Option Type Default Description
conninfo str PostgreSQL connection string (alternative to individual parameters)
host str "localhost" Server hostname (inherited from catalog if not specified)
port int 5432 Server port (inherited from catalog if not specified)
database str "" Database name (inherited from catalog if not specified)
user str "" PostgreSQL username (inherited from catalog if not specified)
password str "" PostgreSQL password (inherited from catalog if not specified, supports ${ENV_VAR})
statement_timeout int None Query timeout in ms
pool_min_size int 1 Min async pool connections
pool_max_size int 10 Max async pool connections
application_name str "rivet" Visible in pg_stat_activity
connect_timeout int 30 Connection timeout in seconds
fetch_batch_size int 10000 Rows per batch for server-side cursors
concurrency_limit int 1 Max fused groups executing in parallel.

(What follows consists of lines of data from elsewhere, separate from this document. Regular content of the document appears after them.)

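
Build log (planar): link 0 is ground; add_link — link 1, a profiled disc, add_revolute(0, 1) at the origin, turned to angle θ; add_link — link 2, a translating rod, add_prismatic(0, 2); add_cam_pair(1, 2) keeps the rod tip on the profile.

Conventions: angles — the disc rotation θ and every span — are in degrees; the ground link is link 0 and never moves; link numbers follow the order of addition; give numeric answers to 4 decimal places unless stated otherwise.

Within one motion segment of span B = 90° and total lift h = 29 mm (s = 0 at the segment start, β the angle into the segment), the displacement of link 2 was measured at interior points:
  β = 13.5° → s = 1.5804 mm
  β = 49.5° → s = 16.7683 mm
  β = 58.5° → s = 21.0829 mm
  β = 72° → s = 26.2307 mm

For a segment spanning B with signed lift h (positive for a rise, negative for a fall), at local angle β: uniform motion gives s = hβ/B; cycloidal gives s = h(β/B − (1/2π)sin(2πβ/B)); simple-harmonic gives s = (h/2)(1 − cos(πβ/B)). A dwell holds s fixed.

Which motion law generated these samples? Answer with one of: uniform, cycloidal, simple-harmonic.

candidates at β/B = r: uniform s = h·r (linear in β); cycloidal s = h·(r − sin(2πr)/(2π)); simple-harmonic s = (h/2)(1 − cos(πr))
β=13.5°: printed 1.5804 | uniform 4.3500, cycloidal 0.6160, simple-harmonic 1.5804
β=49.5°: printed 16.7683 | uniform 15.9500, cycloidal 17.3763, simple-harmonic 16.7683
β=58.5°: printed 21.0829 | uniform 18.8500, cycloidal 22.5840, simple-harmonic 21.0829
β=72°: printed 26.2307 | uniform 23.2000, cycloidal 27.5896, simple-harmonic 26.2307
only one law matches every sample → simple-harmonic

simple-harmonic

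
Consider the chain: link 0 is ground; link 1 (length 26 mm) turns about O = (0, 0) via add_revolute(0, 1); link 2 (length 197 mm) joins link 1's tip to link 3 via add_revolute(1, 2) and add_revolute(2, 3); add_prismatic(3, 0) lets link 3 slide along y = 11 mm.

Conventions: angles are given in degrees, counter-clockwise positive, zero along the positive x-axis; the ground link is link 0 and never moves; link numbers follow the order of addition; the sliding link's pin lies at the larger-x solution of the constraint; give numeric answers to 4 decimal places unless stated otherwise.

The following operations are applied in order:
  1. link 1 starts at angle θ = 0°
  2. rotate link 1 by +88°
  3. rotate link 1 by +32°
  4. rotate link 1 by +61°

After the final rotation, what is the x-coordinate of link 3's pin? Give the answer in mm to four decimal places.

geometry: r = 26 mm, L = 197 mm, e = 11 mm; θ starts at 0°
rotate link 1 by +88°: θ ← 0° +88° = 88°
rotate link 1 by +32°: θ ← 88° +32° = 120°
rotate link 1 by +61°: θ ← 120° +61° = 181°
crank pin P = (r cos θ, r sin θ) = (-25.996040, -0.453763)
h = r sin θ − e = -0.453763 − 11 = -11.453763
x = r cos θ + √(L² − h²) = -25.996040 + 196.666752 = 170.670712

170.6707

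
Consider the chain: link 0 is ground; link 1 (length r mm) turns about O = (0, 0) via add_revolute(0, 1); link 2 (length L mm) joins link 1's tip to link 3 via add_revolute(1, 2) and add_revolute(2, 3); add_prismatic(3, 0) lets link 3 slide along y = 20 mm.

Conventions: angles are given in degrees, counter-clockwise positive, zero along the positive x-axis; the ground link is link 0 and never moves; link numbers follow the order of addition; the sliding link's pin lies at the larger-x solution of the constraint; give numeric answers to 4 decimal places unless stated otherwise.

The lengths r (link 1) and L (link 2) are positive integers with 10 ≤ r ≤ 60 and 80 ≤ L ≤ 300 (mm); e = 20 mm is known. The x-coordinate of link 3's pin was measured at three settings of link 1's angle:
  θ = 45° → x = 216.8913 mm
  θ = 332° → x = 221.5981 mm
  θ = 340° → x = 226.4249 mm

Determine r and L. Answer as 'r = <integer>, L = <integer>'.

constraint per measurement: (x − r cos θ)² + (r sin θ − e)² = L²
subtracting the θ₁ and θ₂ equations cancels the r² and L² terms:
r = (x₁² − x₂²) / (2[(x₁cos θ₁ + e sin θ₁) − (x₂cos θ₂ + e sin θ₂)]) = 54.9998 → r = 55
L² = (x₁ − r cos θ₁)² + (r sin θ₁ − e)² = 32041.0171 → L = 179.0000 → L = 179
check at θ₃=340°: x = 226.4249 (printed 226.4249) ✓

r = 55, L = 179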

Match your connection pool size, typically 28.

Connection parameters (host, port, database, user, password) are automatically inherited from any PostgreSQL catalog referenced in the engine's catalogs list. Engine options always take precedence for overrides. You can also use conninfo for a complete connection string, but this disables catalog inheritance.

Supported Write Strategies

All seven: append, replace, truncate_insert, merge, delete_insert, incremental_append, scd2

Cross-Catalog Adapters

Adapter Requires Description
PostgresLocalAdapter Native SQL read/write for Postgres engine → Postgres catalog
PostgresDuckDBAdapter duckdb Read Postgres from DuckDB via postgres_scanner
PostgresPySparkAdapter pyspark Read/write Postgres from PySpark via JDBC
PostgresCrossJointAdapter Cross-engine joins between Postgres and other engines

The PostgresLocalAdapter supports native SQL write for replace, append, and truncate_insert strategies — the fused SQL is embedded directly into the write DDL, eliminating the Arrow round-trip. See Native SQL Write Optimization for details.


Catalog Configuration

default:
  catalogs:
    - name: warehouse
      type: postgres
      options:
        host: localhost
        database: analytics
        port: 5432
        user: rivet_user
        password: ${PGPASSWORD}
        schema: public
        ssl_mode: prefer

Catalog Options

Option Required Type Default Description
host yes str Server hostname
database yes str Database name
port no int 5432 Server port
schema no str "public" Default schema
ssl_mode no str "prefer" SSL mode
read_only no bool false Read-only connections

Credential Options

Option Description
user PostgreSQL username
password PostgreSQL password (supports ${ENV_VAR})

Capabilities

Operation Supported
List tables
Get schema
Get metadata
Test connection

Complex Type Support

PostgreSQL supports array types using the type[] syntax:

  • Arrays: integer[], text[], timestamp[], etc.
  • Arrays are automatically mapped to Arrow list types during schema introspection

PostgreSQL does not have native struct types. JSONB columns remain mapped to large_utf8 (string) because JSONB is schema-less and Arrow requires fixed schemas.

See Complex Type Support for details.


Usage Examples

Source

-- rivet:name: raw_customers
-- rivet:type: source
-- rivet:catalog: warehouse
-- rivet:table: customers
name: raw_customers
type: source
catalog: warehouse
table: customers
from rivet_core.models import Joint

raw_customers = Joint(
    name="raw_customers",
    joint_type="source",
    catalog="warehouse",
    table="customers",
)

Sink with merge

-- rivet:name: upsert_customers
-- rivet:type: sink
-- rivet:upstream: transformed_customers
-- rivet:catalog: warehouse
-- rivet:table: dim_customers
-- rivet:write_strategy: merge
-- rivet:merge_keys: customer_id
name: upsert_customers
type: sink
upstream: transformed_customers
catalog: warehouse
table: dim_customers
write_strategy:
  mode: merge
  key_columns: [customer_id]
from rivet_core.models import Joint

upsert_customers = Joint(
    name="upsert_customers",
    joint_type="sink",
    upstream=["transformed_customers"],
    catalog="warehouse",
    table="dim_customers",
    write_strategy="merge",
)

Known Limitations

  • Network dependency — Requires a running PostgreSQL server. Connection failures produce RVT-201 errors.
  • SSL certificatesverify-ca/verify-full modes require valid ssl_root_cert path.
  • Async pool lifecycle — Pool is created lazily and torn down automatically during execution.
  • Large result sets — Server-side cursors stream in batches, but Arrow conversion may still require significant memory.